Photographic process invented by J. M. Louis Daguerre in 1839 and presented that same year to the French Chamber of Deputies and the Academy of Science by François Arago. Daguerreotypy allows us to fix an image obtained in a dark chamber on a metal plate. As with Nicéphore Niepce’s heliography, daguerreotypy is a photographic process with no negative image. However, unlike heliography, Daguerre’s invention was reliable enough to be marketed.
In a speech that made him famous , French scientist and politician François Arago convinced his peers of the geniality of this invention and the need to acknowledge its “public utility”. Daguerreotypes immediately became public domain; they were also an immediate marketing success. In France, it led to a period of “daguerreotypomania” [Fig. 1]. In 1841, roughly two thousand cameras [Fig. 2] and half a million plates were sold in France alone. Soon, the first photographic studios were opened: portraits could be taken in less than a minute, after early technical teething problems (especially a very long posing time) were overcome. In short, Daguerre’s invention radically revolutionised the way photography was made, by introducing the technical image.

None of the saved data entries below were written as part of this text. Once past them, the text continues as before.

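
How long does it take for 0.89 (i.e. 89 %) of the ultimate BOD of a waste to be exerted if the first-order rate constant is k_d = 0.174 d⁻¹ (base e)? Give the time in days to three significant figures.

t ≈ 12.7 d

y/L₀ = 1 − e^(−k_d t) = 0.89 ⇒ e^(−k_d t) = 0.110
t = −ln(0.110) / 0.174 = 2.207 / 0.174 = 12.69 d.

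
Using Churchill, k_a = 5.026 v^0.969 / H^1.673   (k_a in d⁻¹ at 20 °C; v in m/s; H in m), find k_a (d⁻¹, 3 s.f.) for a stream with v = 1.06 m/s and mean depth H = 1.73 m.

k_a ≈ 2.13 d⁻¹

k_a = 5.026 × 1.06^0.969 / 1.73^1.673 = 5.026 × 1.058 / 2.502 = 2.126 d⁻¹.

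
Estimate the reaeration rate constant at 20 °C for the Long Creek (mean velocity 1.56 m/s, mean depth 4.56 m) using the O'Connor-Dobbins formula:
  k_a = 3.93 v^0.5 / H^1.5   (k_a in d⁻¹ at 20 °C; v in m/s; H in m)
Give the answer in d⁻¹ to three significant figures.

k_a ≈ 0.504 d⁻¹

k_a = 3.93 × 1.56^0.5 / 4.56^1.5 = 3.93 × 1.249 / 9.737 = 0.5041 d⁻¹.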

Portrait was indeed one the most important practices related to daguerreotypy [Fig. 3]. Marvelled at the precision and clarity of the image produced by the daguerreotype, early customers of photographic studios tried to immortalise their image and that of their relatives and close friends. For obvious economic reasons (in the days before competition between photographers, as well as technical development lowered the price of daguerreotypes), most of the customers of these studios belonged to the bourgeoisie. Soon after the invention of the daguerreotype, these images became an essential staple in any bourgeois household. Family portraits (which frequently included daguerreotypes of recently deceased relatives) were both a status statement and a way to create a genealogical gallery of images that might somehow compensate for the lack of illustrious ancestors. This kind of daguerreotype thus became a specific pictorial tradition which is associated to portrait painting (particularly to miniature portraits).

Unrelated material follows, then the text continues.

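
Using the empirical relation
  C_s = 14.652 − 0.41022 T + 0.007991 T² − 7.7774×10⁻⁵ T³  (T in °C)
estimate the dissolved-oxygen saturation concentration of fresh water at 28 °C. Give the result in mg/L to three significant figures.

C_s = 14.652 − 0.41022×28 + 0.007991×28² − 7.7774×10⁻⁵×28³ = 7.723 mg/L.

C_s ≈ 7.72 mg/L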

Travel photography was another domain in which daguerreotypes were used. By immortalising landscapes and monuments, daguerreotypes contributed to the dissemination of images of the world and were linked to the Grand Tour or Orientalism vogues. Several albums containing daguerreotypes (reproduced as lithographs or aqua-fortis, for instance) were soon published, as Noël Marie Paymal Lerebours’s Excursions daguerriennes: vues et monuments les plus remarquables du globe (1842) [Fig. 4]. Some publishers did not hesitate and added human figures to them: these were rarely captured in travel daguerreotypes due to their long posing time. This, as well as the impossibility of reproducing a daguerreotype from a negative image, accounted for the gradual decadence of the process, despite its initial success in many countries like the United States. Daguerreotypes depended on graphic techniques that questioned image automatism. They were fragile and irreproducible, and were gradually replaced by other processes from 1855.
 Arago, François et al., Rapport sur le daguerréotype, La Rochelle, Rumeur des Âges, 1995.